The gaussian integers are an example of a euclidean domain, with norm function ##f(x+iy) = x^2 + y^2##.
To address the OP's question, if ##a = 4 + 7i## and ##b = 1 + 3i## then for the first step of the euclidean algorithm, we seek ##q## and ##r## satisfying
$$4 + 7i = q(1+3i) + r$$
such that either ##r = 0## or the norm of ##r## is strictly smaller than ##1^2 + 3^2 = 10##. To find a candidate for ##q##, we can carry out the division as complex numbers (not constrained to be gaussian integers):
$$\frac{4+7i}{1+3i} = \frac{(4+7i)(1-3i)}{(1+3i)(1-3i)} = \frac{25 - 5i}{10} = \frac{5}{2} - \frac{1}{2}i$$
If we round the real part ##5/2## down to ##2## and the imaginary part ##-1/2## up to ##0##, we get a candidate ##q = 2 + 0i = 2##. Multiplying this candidate by ##1+3i##, we get ##2 + 6i##, and subtracting this from ##4+7i##, we end up with ##r = 2 + i##, which indeed satisfies the desired norm inequality ##2^2 + 1^2 < 1^2 + 3^2##.

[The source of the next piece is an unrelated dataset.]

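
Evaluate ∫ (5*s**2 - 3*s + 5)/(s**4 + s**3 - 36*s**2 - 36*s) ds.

Factor the denominator: s*(s - 6)*(s + 1)*(s + 6).
Partial-fraction decomposition: -203/(360*(s + 6)) + 13/(35*(s + 1)) + 167/(504*(s - 6)) - 5/(36*s).
Integrate each term: A/(s−a) contributes A·log|s−a|.

-5*log(s)/36 + 167*log(s - 6)/504 + 13*log(s + 1)/35 - 203*log(s + 6)/360 + C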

Note that we could equally well have tried rounding the real part ##5/2## down to ##2## and the imaginary part ##-1/2## down to ##-1##, in which case we would have a candidate ##q = 2 - i##. Multiplying by ##1+3i## gives ##5 + 5i##, and subtracting this from ##4+7i##, we end up with ##r = -1 + 2i##, which also satisfies the norm inequality: ##1^2 + 2^2 < 1^2 + 3^2##. So this shows that the ##q## and ##r## at each step are not necessarily unique. This is OK, because at some point we must still end up with ##r=0## since at each step the norm of ##r## is a nonnegative integer which is strictly smaller than in the previous step.
Let's say we chose ##q=2## and ##r = 2+i## as in the OP. Then at the second step, we need to find ##q## and ##r## satisfying
$$1+3i = q(2+i) + r$$
where either ##r=0## or the norm of ##r## is strictly less than ##2^2 + 1^2 = 5##. To find a candidate ##q##, we can once again carry out the division in ##\mathbb{C}##:
$$\frac{1 + 3i}{2 + i} = 1 + i$$
No rounding is needed this time: we got an exact gaussian integer with no remainder. So this is the final step: ##q = 1 + i## and ##r = 0##, and the gcd is ##1+i## times any unit (##\pm 1## or ##\pm i##).